Wiederum sind die Bataillonskommandeure kürzlich durch eine hoch kompetente Autorität sehr gelobt worden. Es wurde gesagt, daß sie ihrer Aufgabe voll gewachsen scheinen, während die Kompanieoffiziere das nicht immer wären. Wir sind keineswegs geneigt. wie man oben bemerkt haben wird, die letztere Feststellung zu bezweifeln, aber wir müssen sagen, daß die erwähnte hohe Autorität, wenn sie die Oberstleutnants und Majore nicht bei einer großen Revue, sondern beim einfachen Bataillonsexerzieren gesehen hätte, wahrscheinlich eine etwas andere Meinung geäußert haben würde. Bei einer großen Revue wird kein Stabsoffizier, der ein Bataillon führt, versuchen, wenn er nicht seiner Sache voll gewachsen ist, auf eigene Verantwortung zu handeln. Er hat seinen Adjutanten als Souffleur, der weiß, was zu tun ist. Es wird von ihm entsprechend vorgesagt, und der Stabsoffizier führt seine Sache gut durch, während sich der arme Hauptmann durch seine Aufgabe ganz ohne Souffleur durchstümpern muß. Aber man schaue sich denselben Stabsoffizier beim Bataillonsexerzieren an! Da beobachten ihn keines aufmerksamen Generals Blicke; da führt er die Oberherrschaft; und da muß der Adjutant oft genug den Platz einnehmen, der ihm im Reglement der Königin vorgeschrieben wird, und muß seine Ratschläge für sich behalten, bis er danach gefragt wird oder bis die Verwirrung komplett ist. Das ist der Platz, wo man den Freiwilligen-Stabs- |387| offizier im rechten Lichte sieht. Er ist da, um seine Soldaten im Bataillonsexerzieren auszubilden, aber da er in dieser Wissenschaft selbst nicht perfekt ist, so profitiert er von der Existenz der Soldaten, um sich selbst darin auszubilden. Wie die Alten sagten: docendo discimus |lehrend lernen wir|. Aber wenn der Lehrer in der Sache, die er zu lehren hat, nicht auf festen Füßen steht, entstehen leicht Fehler und Verwirrungen, und das kommt unglücklicherweise oft genug vor. Das wird weder dazu beitragen, Fertigkeiten beim Exerzieren eines Freiwilligen-Bataillons zu erlangen, noch dazu, das Vertrauen in seinen Kommandeur zu erhöhen, wenn die Soldaten herausfinden, daß das Bataillonsexerzieren für sie nichts weiter bedeutet, als ihrem kommandierenden Stabsoffizier Gelegenheit zu geben, das Exerzieren selbst erst einmal zu lernen. Dabei werden sie oftmals ohne Zweck hierhin und dorthin gestoßen, und man erwartet von den Soldaten, daß sie durch ihr höheres Wissen die Fehler des vorgesetzten Offiziers korrigieren.

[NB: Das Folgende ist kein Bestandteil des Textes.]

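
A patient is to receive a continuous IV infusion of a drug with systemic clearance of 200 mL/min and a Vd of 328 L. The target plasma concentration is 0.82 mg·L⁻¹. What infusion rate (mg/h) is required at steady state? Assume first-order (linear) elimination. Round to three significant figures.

9.84 mg/h

Convert clearance: 200 mL/min × 60 min/h ÷ 1000 mL/L = 12.00 L/h
At steady state, infusion rate equals elimination rate: rate in = CL × Css.
R₀ = 12.00 × 0.82 = 9.840 mg/h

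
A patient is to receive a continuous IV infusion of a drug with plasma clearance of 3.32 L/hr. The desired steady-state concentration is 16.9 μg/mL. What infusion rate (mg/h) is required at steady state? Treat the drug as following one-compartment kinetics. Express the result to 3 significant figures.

R₀ = 3.320 × 16.9 = 56.11 mg/h

56.1 mg/h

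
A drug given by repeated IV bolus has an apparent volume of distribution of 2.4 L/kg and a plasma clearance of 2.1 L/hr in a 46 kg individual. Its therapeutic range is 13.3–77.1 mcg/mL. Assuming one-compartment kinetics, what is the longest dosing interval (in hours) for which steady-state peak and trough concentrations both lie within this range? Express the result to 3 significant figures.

Total Vd = 2.4 × 46 = 110.4 L
k = CL / Vd = 2.100 / 110.4 = 0.01902 h⁻¹
Between IV bolus doses, concentration decays as C = C₀·e^(−kτ), so C_peak/C_trough = e^(kτ).
τ_max = ln(C_peak/C_trough) / k = ln(77.1/13.3) / 0.01902 = 1.757 / 0.01902 = 92.38 h

92.4 h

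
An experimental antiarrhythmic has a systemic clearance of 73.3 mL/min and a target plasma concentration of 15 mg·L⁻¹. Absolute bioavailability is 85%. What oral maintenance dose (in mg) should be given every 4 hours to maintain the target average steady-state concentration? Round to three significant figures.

310 mg

Convert clearance: 73.3 mL/min × 60 min/h ÷ 1000 mL/L = 4.398 L/h
D = CL × Css × τ / F = 4.398 × 15 × 4 / 0.85 = 310.4 mg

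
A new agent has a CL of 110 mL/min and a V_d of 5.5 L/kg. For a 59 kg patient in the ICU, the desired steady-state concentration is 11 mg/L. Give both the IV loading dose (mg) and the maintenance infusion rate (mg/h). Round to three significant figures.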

Wir wollen nicht behaupten, daß sich die kommandierenden Freiwilligen-Offiziere nicht bemüht hätten, militärische Kenntnisse zu erlernen, aber wir sagen mit voller Überzeugung, daß, wenn Zivilisten nicht so leicht Kompanieoffiziere werden können wie gemeine Soldaten, es für sie weit schwieriger ist, Stabsoffiziere zu werden. Wir müssen auf Grund der bloßen Erfahrung beim Bataillonsexerzieren zu dem Schluß kommen, daß nur Berufssoldaten imstande sind, Bataillone zu kommandieren. Und wenn wir in Betracht ziehen, daß das Exerzieren nur ein Teil der Pflichten eines Stabsoffiziers ist, daß der Kommandeur eines Bataillons, der für selbständige Aufgaben detachiert werden kann, wo er auf eigene Verantwortung zu agieren hat, die Kenntnis höherer Taktik braucht, so müssen wir sagen, daß wir sehr bedauern würden, das Leben von 600 oder 1.000 Mann der Führung solcher Zivilisten anvertraut zu sehen, die jetzt die große Mehrheit der Bataillonskommandeure bilden.

Wenn die englischen Freiwilligen jemals einem Feinde gegenüberständen, so geschähe es sicherlich nicht unter den günstigen Umständen, die es jetzt der amerikanischen Regierung erlauben, die Reihen ihrer Freiwilligen-Offiziere von den unfähigsten Personen zu säubern. Wenn die englischen Freiwilligen einberufen werden, geschieht es nicht, um gegen eine Freiwilligen-Armee zu kämpfen, wie sie es selbst sind, sondern gegen die höchstdisziplinierte und aktivste Armee in Europa. Gleich die ersten Treffen werden entscheidend sein; und wenn Unschlüssigkeit oder Ver- |388| wirrung entsteht, sei es durch falsche Kommandos der Obersten oder durch die Unsicherheit der Hauptleute, so wird das mit Sicherheit sofort ausgenutzt werden. Es wird keine Zeit sein zum Säubern, wenn man erst vor dem Feind steht; und darum hoffen wir, daß es geschieht, solange noch Zeit dazu ist.

F. E.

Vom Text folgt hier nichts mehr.